Gloria Cross schaute mit kindlichem Vergnügen auf die Raumkapsel mit dem Lift. »Können wir mit dem da fahren?«
»Wir sind nicht zum Vergnügen hier, Mutter.«
»Aber geschadet hätte es doch nichts.« Gloria setzte sofort wieder ihren pikierten Blick auf. Honey hatte für derlei Mätzchen überhaupt nichts übrig. Sie hatte schließlich ein Hotel zu leiten, Herrgott noch mal! Und einen Mörder zu fangen – wenn sie gerade einmal nicht mit der Tageskarte oder verstopften Wasserrohren beschäftigt war.
Die Tochter führte die Mutter durch die in Kupfer gefassten großen Glastüren des Haupteingangs. »Ich glaube, wir sollten erst einmal herausfinden, ob Mr. Wallace überhaupt da ist und Besucher empfängt.«
Man hatte verschiedene mit Edelstahl und Glas abgetrennte Räume in das Gebäude eingepasst. Sie bildeten einen eleganten Kontrast zu den Ziegelmauern aus viktorianischer Zeit und den gusseisernen Säulen. Im hellen Tageslicht, das durch die großen Glasflächen strömte, wirkte der Marmorfußboden beinahe wie die Oberfläche einer Flüssigkeit. Hier glänzte und schimmerte alles. Hier regierte das Design. Das historische Gebäude hatte sich ein silbernes Flitterkleid angelegt.

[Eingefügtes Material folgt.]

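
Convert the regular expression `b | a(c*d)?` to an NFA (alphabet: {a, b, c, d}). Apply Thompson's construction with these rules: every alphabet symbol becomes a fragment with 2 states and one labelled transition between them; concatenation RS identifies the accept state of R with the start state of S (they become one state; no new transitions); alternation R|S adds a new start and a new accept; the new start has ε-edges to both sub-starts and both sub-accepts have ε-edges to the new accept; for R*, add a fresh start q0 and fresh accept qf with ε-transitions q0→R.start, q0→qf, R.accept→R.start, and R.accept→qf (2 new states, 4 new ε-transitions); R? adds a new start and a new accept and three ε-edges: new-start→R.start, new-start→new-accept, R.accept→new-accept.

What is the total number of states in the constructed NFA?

12

Recursing over subexpressions:
Each of the 4 symbol leaves contributes a 2-state fragment.
  c* = 4 states
  c*d = 5 states
  (c*d)? = 7 states
  a(c*d)? = 8 states
  b | a(c*d)? = 12 states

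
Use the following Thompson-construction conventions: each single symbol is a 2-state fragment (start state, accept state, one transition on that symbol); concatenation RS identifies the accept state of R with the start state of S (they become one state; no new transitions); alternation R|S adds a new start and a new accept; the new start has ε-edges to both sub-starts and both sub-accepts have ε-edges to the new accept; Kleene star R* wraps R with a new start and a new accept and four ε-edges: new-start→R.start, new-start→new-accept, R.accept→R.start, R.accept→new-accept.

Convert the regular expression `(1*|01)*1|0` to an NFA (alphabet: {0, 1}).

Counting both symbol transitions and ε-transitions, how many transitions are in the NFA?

Building bottom-up:
Each of the 5 symbol leaves contributes 1 transition (1 symbol, 0 ε).
  1* — 5 transitions (1 symbol, 4 ε)
  01 — 2 transitions (2 symbol, 0 ε)
  1*|01 — 11 transitions (3 symbol, 8 ε)
  (1*|01)* — 15 transitions (3 symbol, 12 ε)
  (1*|01)*1 — 16 transitions (4 symbol, 12 ε)
  (1*|01)*1|0 — 21 transitions (5 symbol, 16 ε)

21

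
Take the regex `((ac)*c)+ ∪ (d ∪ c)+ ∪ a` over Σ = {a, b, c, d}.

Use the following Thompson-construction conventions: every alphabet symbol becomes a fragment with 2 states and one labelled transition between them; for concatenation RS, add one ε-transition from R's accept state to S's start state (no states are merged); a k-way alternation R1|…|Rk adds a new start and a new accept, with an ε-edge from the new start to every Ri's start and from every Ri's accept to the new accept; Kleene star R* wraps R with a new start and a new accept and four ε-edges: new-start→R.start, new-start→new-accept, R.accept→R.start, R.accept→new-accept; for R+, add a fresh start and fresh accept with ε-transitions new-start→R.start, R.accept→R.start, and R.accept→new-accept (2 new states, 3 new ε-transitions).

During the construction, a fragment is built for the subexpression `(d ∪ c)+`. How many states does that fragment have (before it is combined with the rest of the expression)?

8

Fragment for `(d ∪ c)+`:
Each of the 2 symbol leaves contributes a 2-state fragment.
  d ∪ c = 6 states
  (d ∪ c)+ = 8 states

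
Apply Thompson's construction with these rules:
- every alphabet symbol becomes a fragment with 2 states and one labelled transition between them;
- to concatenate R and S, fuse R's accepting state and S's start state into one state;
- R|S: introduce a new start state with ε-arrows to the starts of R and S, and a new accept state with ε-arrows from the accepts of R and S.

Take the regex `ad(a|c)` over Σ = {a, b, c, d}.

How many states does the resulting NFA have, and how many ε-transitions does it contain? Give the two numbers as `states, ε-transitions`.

By structural recursion:
Each of the 4 symbol leaves contributes 2 states and 0 ε-transitions.
  a|c → 6 states, 4 ε-transitions
  ad(a|c) → 8 states, 4 ε-transitions

8, 4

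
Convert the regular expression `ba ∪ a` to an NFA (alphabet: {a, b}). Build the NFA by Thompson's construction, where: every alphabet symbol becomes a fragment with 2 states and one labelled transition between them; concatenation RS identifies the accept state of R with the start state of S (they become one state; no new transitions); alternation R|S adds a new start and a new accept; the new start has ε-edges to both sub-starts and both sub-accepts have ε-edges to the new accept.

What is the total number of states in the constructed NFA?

7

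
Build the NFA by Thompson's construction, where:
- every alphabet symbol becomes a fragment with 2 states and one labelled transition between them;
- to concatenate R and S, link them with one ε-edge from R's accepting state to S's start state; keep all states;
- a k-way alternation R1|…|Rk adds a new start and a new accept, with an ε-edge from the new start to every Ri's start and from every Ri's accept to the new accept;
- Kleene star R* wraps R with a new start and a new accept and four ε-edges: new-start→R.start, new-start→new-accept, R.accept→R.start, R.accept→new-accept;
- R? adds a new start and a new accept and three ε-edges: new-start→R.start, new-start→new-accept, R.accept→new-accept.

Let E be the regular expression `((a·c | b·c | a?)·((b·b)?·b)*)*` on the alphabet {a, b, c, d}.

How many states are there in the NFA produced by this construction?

26

Building bottom-up:
Each of the 8 symbol leaves contributes a 2-state fragment.
  a·c → 4 states
  b·c → 4 states
  a? → 4 states
  a·c | b·c | a? → 14 states
  b·b → 4 states
  (b·b)? → 6 states
  (b·b)?·b → 8 states
  ((b·b)?·b)* → 10 states
  (a·c | b·c | a?)·((b·b)?·b)* → 24 states
  ((a·c | b·c | a?)·((b·b)?·b)*)* → 26 states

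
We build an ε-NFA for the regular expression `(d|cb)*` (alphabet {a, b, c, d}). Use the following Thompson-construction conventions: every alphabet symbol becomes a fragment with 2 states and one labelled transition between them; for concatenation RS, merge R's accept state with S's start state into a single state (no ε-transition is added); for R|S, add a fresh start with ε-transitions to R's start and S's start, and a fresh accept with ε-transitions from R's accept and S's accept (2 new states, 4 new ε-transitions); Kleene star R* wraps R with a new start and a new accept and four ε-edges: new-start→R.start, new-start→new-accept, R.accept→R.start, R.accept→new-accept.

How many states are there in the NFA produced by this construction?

Building bottom-up:
Each of the 3 symbol leaves contributes a 2-state fragment.
  cb → 3 states
  d|cb → 7 states
  (d|cb)* → 9 states

9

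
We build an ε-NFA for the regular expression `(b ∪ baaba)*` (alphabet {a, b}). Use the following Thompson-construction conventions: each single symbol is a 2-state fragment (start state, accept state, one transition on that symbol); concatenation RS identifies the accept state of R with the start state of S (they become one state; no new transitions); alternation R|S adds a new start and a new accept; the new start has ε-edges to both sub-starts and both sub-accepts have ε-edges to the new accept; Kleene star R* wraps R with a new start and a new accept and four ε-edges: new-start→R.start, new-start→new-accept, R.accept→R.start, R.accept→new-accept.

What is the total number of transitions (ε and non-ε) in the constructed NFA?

14

Bottom-up over the parse tree:
Each of the 6 symbol leaves contributes 1 transition (1 symbol, 0 ε).
  baaba → 5 transitions (5 symbol, 0 ε)
  b ∪ baaba → 10 transitions (6 symbol, 4 ε)
  (b ∪ baaba)* → 14 transitions (6 symbol, 8 ε)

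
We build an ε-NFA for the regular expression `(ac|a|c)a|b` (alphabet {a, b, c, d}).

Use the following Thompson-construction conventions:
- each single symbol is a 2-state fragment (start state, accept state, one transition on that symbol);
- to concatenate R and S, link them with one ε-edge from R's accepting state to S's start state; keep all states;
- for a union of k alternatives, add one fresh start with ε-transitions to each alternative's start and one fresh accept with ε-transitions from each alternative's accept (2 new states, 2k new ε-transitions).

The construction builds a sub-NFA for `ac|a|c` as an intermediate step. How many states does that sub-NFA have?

10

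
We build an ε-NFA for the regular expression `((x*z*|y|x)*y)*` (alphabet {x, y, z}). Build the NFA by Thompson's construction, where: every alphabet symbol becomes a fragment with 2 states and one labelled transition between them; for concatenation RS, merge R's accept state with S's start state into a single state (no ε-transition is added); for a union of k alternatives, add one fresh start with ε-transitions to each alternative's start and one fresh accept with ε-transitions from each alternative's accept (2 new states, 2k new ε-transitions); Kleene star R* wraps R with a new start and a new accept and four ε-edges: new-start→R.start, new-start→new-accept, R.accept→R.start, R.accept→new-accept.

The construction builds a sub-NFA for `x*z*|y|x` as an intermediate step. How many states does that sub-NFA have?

Fragment for `x*z*|y|x`:
Each of the 4 symbol leaves contributes a 2-state fragment.
  x* = 4 states
  z* = 4 states
  x*z* = 7 states
  x*z*|y|x = 13 states

13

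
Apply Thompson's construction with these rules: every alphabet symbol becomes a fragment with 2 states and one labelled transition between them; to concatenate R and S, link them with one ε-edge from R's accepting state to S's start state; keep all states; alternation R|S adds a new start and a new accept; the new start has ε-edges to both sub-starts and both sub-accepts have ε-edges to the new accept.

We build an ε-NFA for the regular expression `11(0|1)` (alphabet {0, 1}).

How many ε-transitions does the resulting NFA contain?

6

Recursing over subexpressions:
Each of the 4 symbol leaves contributes 0 ε-transitions.
  0|1 → 4 ε-transitions
  11(0|1) → 6 ε-transitions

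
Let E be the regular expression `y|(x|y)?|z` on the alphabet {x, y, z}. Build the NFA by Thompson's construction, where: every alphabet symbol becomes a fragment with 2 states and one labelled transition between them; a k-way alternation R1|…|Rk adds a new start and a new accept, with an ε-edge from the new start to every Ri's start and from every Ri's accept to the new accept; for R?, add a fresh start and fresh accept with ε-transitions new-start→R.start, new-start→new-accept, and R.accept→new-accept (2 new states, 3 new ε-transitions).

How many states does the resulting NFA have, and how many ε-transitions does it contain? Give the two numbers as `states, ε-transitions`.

14, 13

Per subexpression:
Each of the 4 symbol leaves contributes 2 states and 0 ε-transitions.
  x|y — 6 states, 4 ε-transitions
  (x|y)? — 8 states, 7 ε-transitions
  y|(x|y)?|z — 14 states, 13 ε-transitions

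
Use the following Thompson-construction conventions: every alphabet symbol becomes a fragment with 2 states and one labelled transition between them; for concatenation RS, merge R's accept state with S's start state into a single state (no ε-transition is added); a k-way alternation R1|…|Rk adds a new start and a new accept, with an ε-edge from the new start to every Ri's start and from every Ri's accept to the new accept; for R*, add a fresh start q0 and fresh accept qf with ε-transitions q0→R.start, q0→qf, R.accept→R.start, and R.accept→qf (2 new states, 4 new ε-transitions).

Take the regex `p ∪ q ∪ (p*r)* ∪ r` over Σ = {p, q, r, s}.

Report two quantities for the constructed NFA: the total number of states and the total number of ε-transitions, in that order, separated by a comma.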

|143| Auch die Empfangsdame bildete keine Ausnahme. Sie war groß und braungebrannt und hatte das Haar straff zu einem Pferdeschwanz zusammengebunden, der sich elegant an ihren Nacken schmiegte. Sie trug ein anthrazitfarbenes Kostüm und eine blendend weiße Bluse mit einer roten Emailbrosche am Revers: WGH. Das Firmenlogo.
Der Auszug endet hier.